É claro que eu não trataria um assunto banal desse no meu blog. Não me agrada ficar explorando a vida pessoal de quem quer que seja publicamente. Ninguém tem nada a ver com a vida privada de ninguém e cada um assume as consequências dos seus atos. Mas como escritor, vejo em qualquer história uma oportunidade para abordar um tema interessante. E aqui, aproveito para fazer uma reflexão sobre a hipocrisia que reina em nossa sociedade com princípios judaico-cristão e cultura ocidental. Mas não citarei os nomes dos personagens e, sequer falarei sobre o ocorrido que não é de minha conta. Portanto, quem não souber do que se trata, continuará sem saber. E nem adianta me perguntar em off.

"Ah, mas fulano é uma autoridade, tem que dar exemplo" - poderia questionar um puritano. E eu diria: fulano tem que prestar conta publicamente é daquilo que é atribuição dele enquanto autoridade, e não da vida pessoal. Se o cidadão aprendesse a cobrar de suas autoridades apenas aquilo o que lhe compete na vida pública, nós não estaríamos nessa miséria política.

Deixo claro que não estou defendendo as "putarias" de quem assume cargo público. Bom seria se nossas autoridades tivessem uma moral ilibada e tratassem da coisa publica e da privada com a mesma deferência, honestidade e transparência. Mas, caro leitor, vá por mim. Isso é praticamente impossível.
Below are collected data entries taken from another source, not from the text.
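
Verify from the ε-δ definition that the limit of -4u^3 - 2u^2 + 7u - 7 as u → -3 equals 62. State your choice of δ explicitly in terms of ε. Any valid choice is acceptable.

Let ε > 0 be given. We want δ > 0 such that 0 < |u + 3| < δ implies |(-4u^3 - 2u^2 + 7u - 7) − 62| < ε.
(-4u^3 - 2u^2 + 7u - 7) − 62 = -4u^3 - 2u^2 + 7u - 69 = (u + 3)(-4u^2 + 10u - 23).
So |(-4u^3 - 2u^2 + 7u - 7) − 62| = |u + 3|·|-4u^2 + 10u - 23|.
Require δ ≤ 2. Then |u + 3| < 2 gives |u| < 5, and by the triangle inequality |-4u^2 + 10u - 23| ≤ 4·5^2 + 10·5 + 23 = 173.
Hence |(-4u^3 - 2u^2 + 7u - 7) − 62| ≤ 173|u + 3| < ε provided |u + 3| < ε/173.
Choosing δ = min(2, ε/173) ensures both conditions, hence |(-4u^3 - 2u^2 + 7u - 7) − 62| < ε.

δ = min(2, ε/173)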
Todo mundo está careca de saber que os seres humanos estão sujeitos a falhas e vacilos, e, infelizmente esses vacilos fazem a alegria da massa. Não é a toa que existem milhares de folhetins, sites, blogs e afins que vivem remexendo o lixo das autoridades em busca do circo dos horrores. Parece que isso é tão importante para a maioria quanto comer e respirar. Até me atrevo a dizer que muitos desses escândalos são vazados de propósito pelos próprios políticos para servir como cortina de fumaça. Enquanto o povão está se divertindo com as puladas de cerca, chamando fulano de corno, cicrana de rapariga, o caminho fica livre para as tramoias e os esquemas na esfera publica. Exagero? Talvez, mas já vi esse filme ao vivo e a cores. 

Está provado estatisticamente, historicamente e cientificamente que nossas autoridades políticas são o reflexo da média da nossa sociedade. Se temos uma sociedade corrompida, se temos eleitores que vivem alardeando sobre políticos honestos e, ao mesmo tempo, correndo atrás de favorecimentos pessoais dos corruptos, que acreditam que todo político tem que roubar... E quando aparece um político honesto que fala a verdade, que diz que não pode fazer qualquer favorecimento pessoal pois seria uma imoral compra de votos... Como é que esse povo ainda é capaz de esperar que nossos governantes sejam santos? Repito: NOSSOS GOVERNANTES TEM O COMPORTAMENTO E ATITUDE DA MÉDIA DA SOCIEDADE. Eles não vieram de Marte nem de Vênus. Eles são frutos dessa mesma sociedade, são como a maioria que os elegeram. Isso dói né? Mas é assim que a banda toca. Cabe a você decidir se dança de acordo com a música ou começa a mudar a afinação dos instrumentos.

Para chocar ainda mais a quem ainda não refletiu sobre isso, vou apertar mais um pouco o dedo na ferida. O que aconteceu e foi amplamente divulgado nesse fim de semana (e nem adianta me perguntar se você ainda não sabe) é mais comum do que o "inocente" leitor imagina. No círculo do poder aqui em Parauapebas ou em qualquer lugar desse meu Brasil varonil acontece coisa que faria arrepiar até o cabelo do "fio-fó. É que o poder, apesar de efêmero, é sedutor. Como fala um amigo meu que passou uma temporada por lá num município vizinho: "quando se está no poder, o vento bate de todos os lados, até quando se está de banda. Fora do poder, você abre os braços e o vento passa longe". O cabra pode ser medonho de feio, zarolho, buchudo, bexiguento, troncho, sem noção, palerma e frouxo. Quando ascende ao poder político vira o ser mais lindo e interessante do mundo. Aí meu caro leitor, a tentação vem de todos os lados e é preciso ter muita força e convicção para não sucumbir. Não sei que magia é essa, só sei que é assim. Talvez o mistério do Pântano Azul explique. Se ainda não conhece, recomendo a leitura desse conto. (prometo que postarei aqui qualquer dia).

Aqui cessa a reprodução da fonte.